Investigation logs¶

Each experiment cycle keeps a chronological audit trail in INVESTIGATION_LOG.jsonl. There are two of these files:

preamble_quality_experiment/INVESTIGATION_LOG.jsonl — v1 cycle.
preamble_quality_experiment_v2/INVESTIGATION_LOG.jsonl — v2 cycle (53 entries through investigation completion).

These are append-only files. They are written exclusively by log_entry.py (one per directory), which auto-increments seq, auto-stamps ts, and validates the cat enum. Never hand-edit the JSONL — re-running or sorting in place breaks the chronology that makes the log useful.

Schema¶

Each line is a single JSON object with this shape:

Field	Type	Meaning
`ts`	string (ISO 8601 UTC)	When the event happened.
`step`	string	Which ml-lab step (`pre`, `1`, `2`, `3`, `4`, `4.R2`, `4.R3`, `5`, `6`, `7`) the event belongs to.
`seq`	integer	Auto-incrementing sequence number within the file.
`cat`	enum	Event category — see below.
`action`	string	Short snake_case action name (e.g. `dispatch_critic_r1`, `phase_a_f1_fix_verified`).
`detail`	string	One- or two-sentence prose description of what happened.
`artifact`	string \| null	Relative path to the file produced or modified, if any.
`duration_s`	number \| null	Wall-clock duration for `exec` events.
`meta`	object	Free-form structured metadata (numbers, lists, IDs).

Categories¶

The cat field is one of:

gate — Gate decision (e.g. Gate 1 approval, pre-flight checklist construction).
write — File written or modified (artifact path required).
read — File read for context (used sparingly; mostly for cross-cycle references).
subagent — Subagent dispatched or returned (dispatch_* / receive_* pair).
exec — Script executed (run_poc, main_run_complete); duration_s and cost in meta.
decision — Substantive design or methodology decision (e.g. rubric_redesign_locked).
debate — Debate-protocol stage start markers.
review — Review event (currently unused in v2).
audit — Audit event (currently unused in v2).
workflow — Step boundary, investigation start/end, user correction, mode locks.

How to read a log¶

The v2 log is best read top-to-bottom with the ml-lab debate protocol as a reference. The story arc:

seq 1–7 — investigation start, PoC write, first run, user correction on hypothesis framing.
seq 8–25 — debate stages A through C, ending with critique_wins driven by F1.
seq 26–28 — Gate 1 pre-flight checklist + experiment plan approval.
seq 29–38 — Pre-flight phases A through D2, the rubric redesign (A1), pool macro-iteration (A3/A4), and judge-pool restoration to the full cross-judge matrix (A5).
seq 39–41 — Main-run script built, smoke test passed, main run completed.
seq 42–53 — Analysis addenda, mixed-effects correction, figures, confound probes, documentation passes, v3 idea capture.
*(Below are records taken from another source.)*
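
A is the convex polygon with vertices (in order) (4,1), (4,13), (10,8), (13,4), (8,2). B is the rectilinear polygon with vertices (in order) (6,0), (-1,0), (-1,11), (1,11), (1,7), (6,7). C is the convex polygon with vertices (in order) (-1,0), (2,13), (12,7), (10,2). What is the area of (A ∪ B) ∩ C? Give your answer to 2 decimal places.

|A ∪ B| = 105.5.
|(A ∪ B) ∩ C| = 81.37.

81.37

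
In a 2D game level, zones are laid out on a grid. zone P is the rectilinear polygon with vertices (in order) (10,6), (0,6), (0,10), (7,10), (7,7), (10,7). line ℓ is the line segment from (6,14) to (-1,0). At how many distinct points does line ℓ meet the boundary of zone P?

2

The segment meets the boundary at (2,6), (4,10).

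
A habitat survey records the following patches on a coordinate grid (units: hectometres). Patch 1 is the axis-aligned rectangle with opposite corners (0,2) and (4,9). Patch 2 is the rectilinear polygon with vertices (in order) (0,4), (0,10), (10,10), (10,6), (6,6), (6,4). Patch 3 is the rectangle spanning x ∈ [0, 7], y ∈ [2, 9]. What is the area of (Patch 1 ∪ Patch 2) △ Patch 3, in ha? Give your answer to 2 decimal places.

27.00

|Patch 1 ∪ Patch 2| = 60.
|(Patch 1 ∪ Patch 2) ∩ Patch 3| = 41.
|(Patch 1 ∪ Patch 2) △ Patch 3| = 60 + 49 − 82 = 27.00.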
What an outside observer can reconstruct from logs alone¶

Reading only INVESTIGATION_LOG.jsonl (without the spec, conclusions, or any code), a reader can recover:

Timeline. Every event has a UTC timestamp; total wall-clock and per-step durations are derivable.
Decisions. Every spec edit, pool change, rubric change, and judge-pool change is logged with a trigger phrase in detail and structured deltas in meta.
User corrections. Hypothesis-framing corrections (seq 5), judge-pool regressions caught by the user (seq 37), and methodological challenges (seq 51) all appear as cat: workflow or cat: decision entries.
Near-misses. Bugs caught before they shipped (F1 unclamped scores, single-judge saturation, missing tier indicator in mixed-effects) are all on the record.
Cost trajectory. PoC ~$0.01, Phase D2 ~$0.07, smoke ~$0.12, main run ~$32, confound probes ~$1 — all from meta.cost_usd fields.
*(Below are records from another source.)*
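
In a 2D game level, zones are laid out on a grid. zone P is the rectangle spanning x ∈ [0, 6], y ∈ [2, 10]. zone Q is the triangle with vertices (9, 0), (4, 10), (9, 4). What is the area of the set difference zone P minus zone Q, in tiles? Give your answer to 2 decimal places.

46.40

|zone P| = 48, |zone P∩zone Q| = 1.6.
|zone P ∖ zone Q| = |zone P| − |zone P∩zone Q| = 48 − 1.6 = 46.40.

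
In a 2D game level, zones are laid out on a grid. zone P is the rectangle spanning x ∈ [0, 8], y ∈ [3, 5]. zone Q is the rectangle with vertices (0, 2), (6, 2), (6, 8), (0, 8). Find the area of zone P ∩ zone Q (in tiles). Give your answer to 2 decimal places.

|zone P∩zone Q|: x∈[0,6], y∈[3,5] → 6·2 = 12.

12.00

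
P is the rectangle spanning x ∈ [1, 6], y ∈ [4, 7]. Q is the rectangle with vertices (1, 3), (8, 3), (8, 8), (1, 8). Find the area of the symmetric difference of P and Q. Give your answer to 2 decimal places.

|P∩Q|: x∈[1,6], y∈[4,7] → 5·3 = 15.
|P △ Q| = |P| + |Q| − 2·|P∩Q| = 15 + 35 − 30 = 20.00.

20.00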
What the logs do not contain¶

Reading the log alone, you cannot recover:

Interpretation. The logs say what changed; CONCLUSIONS.md, REPORT_ADDENDUM.md, and SPEC_V2.md §12 say why it matters and what it means for the headline result.
Verbatim hypothesis or preamble text. HYPOTHESIS.md carries the active hypothesis text; the 9 preambles live in preamble_quality_v2_main.py and PREAMBLES.md.
Actual data. Generations, judgments, and per-sample CQS live in experiment_v2_results/*.jsonl and *.json; the log only references them by artifact path.
Code-level detail. The log records that the F1 clamp was added; the diff lives in the script's git history.

Cross-references¶

The log is the spine that ties every other artifact together:

Each Amendment (A1–A5) has a matching cat: decision or cat: write entry in the v2 log.
Each debate stage has matching cat: subagent / cat: debate / cat: decision entries.
The pre-registration boundary is enforced by the log: any change to a locked section requires a corresponding logged event.